この章は、彼女の生きてきた道を綴ったもの。彼女の少女時代、戦争時代について書いたはじめの方の作品がかなり印象的だった。

「灰色の街の花屋さん」
少女時代から自分が何故物書きになったかまでを綴った作品だが、前章にも言及されていた父親の言葉が印象的。

p.131
「お父様はね、政治より芸術の方が上だっていうのよ。だからものを創る人間になれ、って。ただし、一流の人間にだぞ、って。」


「軍国少女の敗戦」
この作品は、彼女の戦時中の様子が事細かに書かれており、平和教育の題材にもなりうる素晴らしいエッセイだ。

p147~148
「その後、「民話の手帖」という雑誌で「現代民話考」を連載。そのなかで「軍隊」を集めた。この仕事を通じ、私は私の知り得なかった加害者としての戦争や軍隊というものの一端をようやく知り得たように思う。

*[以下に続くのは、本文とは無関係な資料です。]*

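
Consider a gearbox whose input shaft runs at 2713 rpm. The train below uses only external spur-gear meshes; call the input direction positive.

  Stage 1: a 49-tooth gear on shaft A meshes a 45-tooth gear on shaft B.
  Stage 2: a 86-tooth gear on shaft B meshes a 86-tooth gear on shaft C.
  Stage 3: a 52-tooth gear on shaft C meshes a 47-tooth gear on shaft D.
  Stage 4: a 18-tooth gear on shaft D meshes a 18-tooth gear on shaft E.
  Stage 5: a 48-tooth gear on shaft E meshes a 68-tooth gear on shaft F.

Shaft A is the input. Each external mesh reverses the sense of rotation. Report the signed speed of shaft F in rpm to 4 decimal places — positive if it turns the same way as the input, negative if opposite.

Stage 1 [49T→45T]: ω = 2713.0000×49/45 = 2954.1556 rpm, dir flips to −; running = −2954.1556
Stage 2 [86T→86T]: ω = 2954.1556×86/86 = 2954.1556 rpm, dir flips to +; running = +2954.1556
Stage 3 [52T→47T]: ω = 2954.1556×52/47 = 3268.4274 rpm, dir flips to −; running = −3268.4274
Stage 4 [18T→18T]: ω = 3268.4274×18/18 = 3268.4274 rpm, dir flips to +; running = +3268.4274
Stage 5 [48T→68T]: ω = 3268.4274×48/68 = 2307.1252 rpm, dir flips to −; running = −2307.1252

-2307.1252 rpm (opposite to input, |ω| = 2307.1252 rpm)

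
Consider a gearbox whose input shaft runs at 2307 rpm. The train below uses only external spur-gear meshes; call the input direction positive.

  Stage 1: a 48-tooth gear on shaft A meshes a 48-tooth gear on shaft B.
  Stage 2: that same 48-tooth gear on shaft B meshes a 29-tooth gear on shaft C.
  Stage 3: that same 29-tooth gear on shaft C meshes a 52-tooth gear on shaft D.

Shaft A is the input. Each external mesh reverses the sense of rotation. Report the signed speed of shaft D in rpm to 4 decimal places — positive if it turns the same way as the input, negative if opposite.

-2129.5385 rpm (opposite to input, |ω| = 2129.5385 rpm)

Stage 1 [48T→48T]: ω = 2307.0000×48/48 = 2307.0000 rpm, dir flips to −; running = −2307.0000
Stage 2 [48T→29T]: ω = 2307.0000×48/29 = 3818.4828 rpm, dir flips to +; running = +3818.4828
Stage 3 [29T→52T]: ω = 3818.4828×29/52 = 2129.5385 rpm, dir flips to −; running = −2129.5385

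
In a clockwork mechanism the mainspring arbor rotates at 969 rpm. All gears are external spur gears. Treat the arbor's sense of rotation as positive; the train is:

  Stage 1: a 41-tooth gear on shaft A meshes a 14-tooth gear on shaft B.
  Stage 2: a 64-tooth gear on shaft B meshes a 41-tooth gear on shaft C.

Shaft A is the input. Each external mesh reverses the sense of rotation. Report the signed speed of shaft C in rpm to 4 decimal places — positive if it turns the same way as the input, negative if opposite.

+4429.7143 rpm (same as input, |ω| = 4429.7143 rpm)

Stage 1 [41T→14T]: ω = 969.0000×41/14 = 2837.7857 rpm, dir flips to −; running = −2837.7857
Stage 2 [64T→41T]: ω = 2837.7857×64/41 = 4429.7143 rpm, dir flips to +; running = +4429.7143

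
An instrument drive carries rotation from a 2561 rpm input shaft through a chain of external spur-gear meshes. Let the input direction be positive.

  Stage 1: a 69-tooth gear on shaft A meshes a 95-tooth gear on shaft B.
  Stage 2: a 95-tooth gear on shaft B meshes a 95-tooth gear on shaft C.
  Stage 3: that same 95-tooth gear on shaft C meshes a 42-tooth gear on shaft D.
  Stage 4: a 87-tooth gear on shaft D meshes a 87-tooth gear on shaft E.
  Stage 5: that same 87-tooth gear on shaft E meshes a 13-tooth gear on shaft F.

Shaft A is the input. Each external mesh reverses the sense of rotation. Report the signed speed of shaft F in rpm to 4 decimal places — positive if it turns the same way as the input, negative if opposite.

-28156.9286 rpm (opposite to input, |ω| = 28156.9286 rpm)

Stage 1 [69T→95T]: ω = 2561.0000×69/95 = 1860.0947 rpm, dir flips to −; running = −1860.0947
Stage 2 [95T→95T]: ω = 1860.0947×95/95 = 1860.0947 rpm, dir flips to +; running = +1860.0947
Stage 3 [95T→42T]: ω = 1860.0947×95/42 = 4207.3571 rpm, dir flips to −; running = −4207.3571
Stage 4 [87T→87T]: ω = 4207.3571×87/87 = 4207.3571 rpm, dir flips to +; running = +4207.3571
Stage 5 [87T→13T]: ω = 4207.3571×87/13 = 28156.9286 rpm, dir flips to −; running = −28156.9286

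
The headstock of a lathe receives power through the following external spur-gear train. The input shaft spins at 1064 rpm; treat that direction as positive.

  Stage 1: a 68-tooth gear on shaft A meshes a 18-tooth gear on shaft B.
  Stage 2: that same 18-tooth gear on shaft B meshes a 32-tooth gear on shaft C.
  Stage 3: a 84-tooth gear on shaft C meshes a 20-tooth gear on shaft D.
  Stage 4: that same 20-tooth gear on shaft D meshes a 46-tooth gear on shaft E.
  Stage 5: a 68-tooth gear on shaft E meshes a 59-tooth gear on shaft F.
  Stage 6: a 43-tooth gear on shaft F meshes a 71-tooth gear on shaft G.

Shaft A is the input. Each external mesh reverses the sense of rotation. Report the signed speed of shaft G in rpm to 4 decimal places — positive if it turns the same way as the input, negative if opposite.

+2881.9671 rpm (same as input, |ω| = 2881.9671 rpm)

Stage 1 [68T→18T]: ω = 1064.0000×68/18 = 4019.5556 rpm, dir flips to −; running = −4019.5556
Stage 2 [18T→32T]: ω = 4019.5556×18/32 = 2261.0000 rpm, dir flips to +; running = +2261.0000
Stage 3 [84T→20T]: ω = 2261.0000×84/20 = 9496.2000 rpm, dir flips to −; running = −9496.2000
Stage 4 [20T→46T]: ω = 9496.2000×20/46 = 4128.7826 rpm, dir flips to +; running = +4128.7826
Stage 5 [68T→59T]: ω = 4128.7826×68/59 = 4758.5969 rpm, dir flips to −; running = −4758.5969
Stage 6 [43T→71T]: ω = 4758.5969×43/71 = 2881.9671 rpm, dir flips to +; running = +2881.9671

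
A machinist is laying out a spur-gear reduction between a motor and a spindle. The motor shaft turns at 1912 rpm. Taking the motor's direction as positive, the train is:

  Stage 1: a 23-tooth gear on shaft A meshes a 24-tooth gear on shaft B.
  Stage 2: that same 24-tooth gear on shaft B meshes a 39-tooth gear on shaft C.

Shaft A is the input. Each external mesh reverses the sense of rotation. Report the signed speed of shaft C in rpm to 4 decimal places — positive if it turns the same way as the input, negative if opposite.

Stage 1 [23T→24T]: ω = 1912.0000×23/24 = 1832.3333 rpm, dir flips to −; running = −1832.3333
Stage 2 [24T→39T]: ω = 1832.3333×24/39 = 1127.5897 rpm, dir flips to +; running = +1127.5897

+1127.5897 rpm (same as input, |ω| = 1127.5897 rpm)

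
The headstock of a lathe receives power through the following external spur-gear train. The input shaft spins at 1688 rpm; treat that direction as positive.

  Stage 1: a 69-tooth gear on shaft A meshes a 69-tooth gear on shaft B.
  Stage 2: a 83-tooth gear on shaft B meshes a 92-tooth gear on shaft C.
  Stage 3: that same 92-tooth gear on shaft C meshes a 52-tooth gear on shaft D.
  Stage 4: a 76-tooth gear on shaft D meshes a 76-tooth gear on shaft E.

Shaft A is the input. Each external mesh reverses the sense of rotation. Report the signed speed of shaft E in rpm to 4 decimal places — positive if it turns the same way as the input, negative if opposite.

+2694.3077 rpm (same as input, |ω| = 2694.3077 rpm)

Stage 1 [69T→69T]: ω = 1688.0000×69/69 = 1688.0000 rpm, dir flips to −; running = −1688.0000
Stage 2 [83T→92T]: ω = 1688.0000×83/92 = 1522.8696 rpm, dir flips to +; running = +1522.8696
Stage 3 [92T→52T]: ω = 1522.8696×92/52 = 2694.3077 rpm, dir flips to −; running = −2694.3077
Stage 4 [76T→76T]: ω = 2694.3077×76/76 = 2694.3077 rpm, dir flips to +; running = +2694.3077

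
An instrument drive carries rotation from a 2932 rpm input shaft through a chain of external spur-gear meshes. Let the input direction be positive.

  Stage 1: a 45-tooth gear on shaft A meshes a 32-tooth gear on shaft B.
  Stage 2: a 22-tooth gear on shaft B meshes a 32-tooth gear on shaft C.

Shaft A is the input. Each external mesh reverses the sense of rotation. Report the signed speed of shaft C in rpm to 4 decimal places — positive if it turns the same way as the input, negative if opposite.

+2834.6484 rpm (same as input, |ω| = 2834.6484 rpm)

Stage 1 [45T→32T]: ω = 2932.0000×45/32 = 4123.1250 rpm, dir flips to −; running = −4123.1250
Stage 2 [22T→32T]: ω = 4123.1250×22/32 = 2834.6484 rpm, dir flips to +; running = +2834.6484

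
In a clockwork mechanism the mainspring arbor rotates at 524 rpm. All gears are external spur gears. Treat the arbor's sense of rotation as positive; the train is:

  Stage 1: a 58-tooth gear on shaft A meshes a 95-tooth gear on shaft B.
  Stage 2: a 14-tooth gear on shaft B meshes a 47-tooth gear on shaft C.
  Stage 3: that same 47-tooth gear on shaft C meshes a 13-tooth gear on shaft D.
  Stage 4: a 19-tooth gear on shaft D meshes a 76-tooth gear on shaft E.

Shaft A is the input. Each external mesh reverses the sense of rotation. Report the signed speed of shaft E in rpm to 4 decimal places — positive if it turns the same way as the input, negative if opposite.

Stage 1 [58T→95T]: ω = 524.0000×58/95 = 319.9158 rpm, dir flips to −; running = −319.9158
Stage 2 [14T→47T]: ω = 319.9158×14/47 = 95.2941 rpm, dir flips to +; running = +95.2941
Stage 3 [47T→13T]: ω = 95.2941×47/13 = 344.5247 rpm, dir flips to −; running = −344.5247
Stage 4 [19T→76T]: ω = 344.5247×19/76 = 86.1312 rpm, dir flips to +; running = +86.1312

+86.1312 rpm (same as input, |ω| = 86.1312 rpm)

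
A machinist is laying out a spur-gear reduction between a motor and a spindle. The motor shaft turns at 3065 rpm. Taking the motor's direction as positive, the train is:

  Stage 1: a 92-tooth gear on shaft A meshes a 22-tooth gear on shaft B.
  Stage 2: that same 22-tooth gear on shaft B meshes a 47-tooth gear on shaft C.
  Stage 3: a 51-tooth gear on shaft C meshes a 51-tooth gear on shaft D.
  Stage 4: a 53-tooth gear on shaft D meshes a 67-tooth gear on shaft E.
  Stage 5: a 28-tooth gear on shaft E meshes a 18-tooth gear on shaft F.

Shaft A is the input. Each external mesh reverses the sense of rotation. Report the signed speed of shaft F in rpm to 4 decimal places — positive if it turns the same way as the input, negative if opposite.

Stage 1 [92T→22T]: ω = 3065.0000×92/22 = 12817.2727 rpm, dir flips to −; running = −12817.2727
Stage 2 [22T→47T]: ω = 12817.2727×22/47 = 5999.5745 rpm, dir flips to +; running = +5999.5745
Stage 3 [51T→51T]: ω = 5999.5745×51/51 = 5999.5745 rpm, dir flips to −; running = −5999.5745
Stage 4 [53T→67T]: ω = 5999.5745×53/67 = 4745.9320 rpm, dir flips to +; running = +4745.9320
Stage 5 [28T→18T]: ω = 4745.9320×28/18 = 7382.5610 rpm, dir flips to −; running = −7382.5610

-7382.5610 rpm (opposite to input, |ω| = 7382.5610 rpm)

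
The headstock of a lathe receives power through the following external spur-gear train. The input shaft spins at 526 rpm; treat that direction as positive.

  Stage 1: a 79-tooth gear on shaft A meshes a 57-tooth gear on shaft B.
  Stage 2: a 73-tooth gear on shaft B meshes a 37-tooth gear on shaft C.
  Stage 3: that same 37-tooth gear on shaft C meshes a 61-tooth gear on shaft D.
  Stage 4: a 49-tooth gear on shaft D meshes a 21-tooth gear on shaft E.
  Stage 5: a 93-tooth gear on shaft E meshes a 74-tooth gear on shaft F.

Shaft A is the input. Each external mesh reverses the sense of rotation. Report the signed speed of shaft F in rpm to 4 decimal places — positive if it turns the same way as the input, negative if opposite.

Stage 1 [79T→57T]: ω = 526.0000×79/57 = 729.0175 rpm, dir flips to −; running = −729.0175
Stage 2 [73T→37T]: ω = 729.0175×73/37 = 1438.3319 rpm, dir flips to +; running = +1438.3319
Stage 3 [37T→61T]: ω = 1438.3319×37/61 = 872.4308 rpm, dir flips to −; running = −872.4308
Stage 4 [49T→21T]: ω = 872.4308×49/21 = 2035.6719 rpm, dir flips to +; running = +2035.6719
Stage 5 [93T→74T]: ω = 2035.6719×93/74 = 2558.3445 rpm, dir flips to −; running = −2558.3445

-2558.3445 rpm (opposite to input, |ω| = 2558.3445 rpm)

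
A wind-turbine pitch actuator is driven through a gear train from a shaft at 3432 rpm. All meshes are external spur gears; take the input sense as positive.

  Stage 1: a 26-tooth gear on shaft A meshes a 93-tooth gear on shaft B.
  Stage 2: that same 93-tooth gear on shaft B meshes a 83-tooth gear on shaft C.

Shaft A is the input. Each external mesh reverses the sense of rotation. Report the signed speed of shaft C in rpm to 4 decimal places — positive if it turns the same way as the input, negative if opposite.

Stage 1 [26T→93T]: ω = 3432.0000×26/93 = 959.4839 rpm, dir flips to −; running = −959.4839
Stage 2 [93T→83T]: ω = 959.4839×93/83 = 1075.0843 rpm, dir flips to +; running = +1075.0843

+1075.0843 rpm (same as input, |ω| = 1075.0843 rpm)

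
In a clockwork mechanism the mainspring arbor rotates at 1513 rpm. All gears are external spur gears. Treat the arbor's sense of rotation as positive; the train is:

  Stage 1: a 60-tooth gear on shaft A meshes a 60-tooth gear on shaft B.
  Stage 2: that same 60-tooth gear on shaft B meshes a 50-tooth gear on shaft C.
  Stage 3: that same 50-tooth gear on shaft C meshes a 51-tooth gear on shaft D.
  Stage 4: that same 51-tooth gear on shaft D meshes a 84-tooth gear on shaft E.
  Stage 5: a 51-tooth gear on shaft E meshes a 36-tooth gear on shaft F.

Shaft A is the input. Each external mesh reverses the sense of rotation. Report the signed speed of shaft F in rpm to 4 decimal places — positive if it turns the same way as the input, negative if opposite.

Stage 1 [60T→60T]: ω = 1513.0000×60/60 = 1513.0000 rpm, dir flips to −; running = −1513.0000
Stage 2 [60T→50T]: ω = 1513.0000×60/50 = 1815.6000 rpm, dir flips to +; running = +1815.6000
Stage 3 [50T→51T]: ω = 1815.6000×50/51 = 1780.0000 rpm, dir flips to −; running = −1780.0000
Stage 4 [51T→84T]: ω = 1780.0000×51/84 = 1080.7143 rpm, dir flips to +; running = +1080.7143
Stage 5 [51T→36T]: ω = 1080.7143×51/36 = 1531.0119 rpm, dir flips to −; running = −1531.0119

-1531.0119 rpm (opposite to input, |ω| = 1531.0119 rpm)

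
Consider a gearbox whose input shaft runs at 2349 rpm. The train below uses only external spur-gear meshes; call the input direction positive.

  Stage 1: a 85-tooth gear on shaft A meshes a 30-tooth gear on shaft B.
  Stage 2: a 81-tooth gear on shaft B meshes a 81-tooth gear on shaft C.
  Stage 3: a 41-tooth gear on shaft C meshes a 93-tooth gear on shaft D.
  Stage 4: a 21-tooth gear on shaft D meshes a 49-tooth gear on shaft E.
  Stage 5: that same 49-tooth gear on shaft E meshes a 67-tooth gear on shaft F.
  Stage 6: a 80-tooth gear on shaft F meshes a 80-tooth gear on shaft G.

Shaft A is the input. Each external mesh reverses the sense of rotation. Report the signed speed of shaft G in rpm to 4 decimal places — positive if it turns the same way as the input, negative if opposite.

Stage 1 [85T→30T]: ω = 2349.0000×85/30 = 6655.5000 rpm, dir flips to −; running = −6655.5000
Stage 2 [81T→81T]: ω = 6655.5000×81/81 = 6655.5000 rpm, dir flips to +; running = +6655.5000
Stage 3 [41T→93T]: ω = 6655.5000×41/93 = 2934.1452 rpm, dir flips to −; running = −2934.1452
Stage 4 [21T→49T]: ω = 2934.1452×21/49 = 1257.4908 rpm, dir flips to +; running = +1257.4908
Stage 5 [49T→67T]: ω = 1257.4908×49/67 = 919.6574 rpm, dir flips to −; running = −919.6574
Stage 6 [80T→80T]: ω = 919.6574×80/80 = 919.6574 rpm, dir flips to +; running = +919.6574

+919.6574 rpm (same as input, |ω| = 919.6574 rpm)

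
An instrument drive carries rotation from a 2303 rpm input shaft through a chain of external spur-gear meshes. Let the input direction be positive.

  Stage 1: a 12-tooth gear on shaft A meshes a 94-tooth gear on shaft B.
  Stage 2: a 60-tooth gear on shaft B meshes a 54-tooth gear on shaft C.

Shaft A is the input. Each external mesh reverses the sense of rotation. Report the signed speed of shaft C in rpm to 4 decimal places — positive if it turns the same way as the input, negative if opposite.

+326.6667 rpm (same as input, |ω| = 326.6667 rpm)

Stage 1 [12T→94T]: ω = 2303.0000×12/94 = 294.0000 rpm, dir flips to −; running = −294.0000
Stage 2 [60T→54T]: ω = 294.0000×60/54 = 326.6667 rpm, dir flips to +; running = +326.6667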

」
日本の平和教育は、空襲や原爆など、被害の側面をことさら強調し、その悲惨さを訴えるが、加害の歴史にちゃんと光を当てなくては、本当の意味で平和な世界を築いていける人間は育たないであろう。


「ひとつひとつの葉っぱが光る」
これは戦後、自らで「勉強」の意義を見つけ出したことに関するエッセイ。その中の印象的な一節。

p.150
「自分が他を冒していることに気がつかない人は鈍感です。そんなことはいやだ。私はひっこんでいる、とそう思って、ひっこんでいても、それはそれなりにその存在は、自らの意識しないところで他を冒しているかもしれません。」

この気持ちを持てるか持てないかが人間として生きていく上で非常に重要だと思う。


前半は、かなりシリアスなエッセイが多く、読み応えがあった。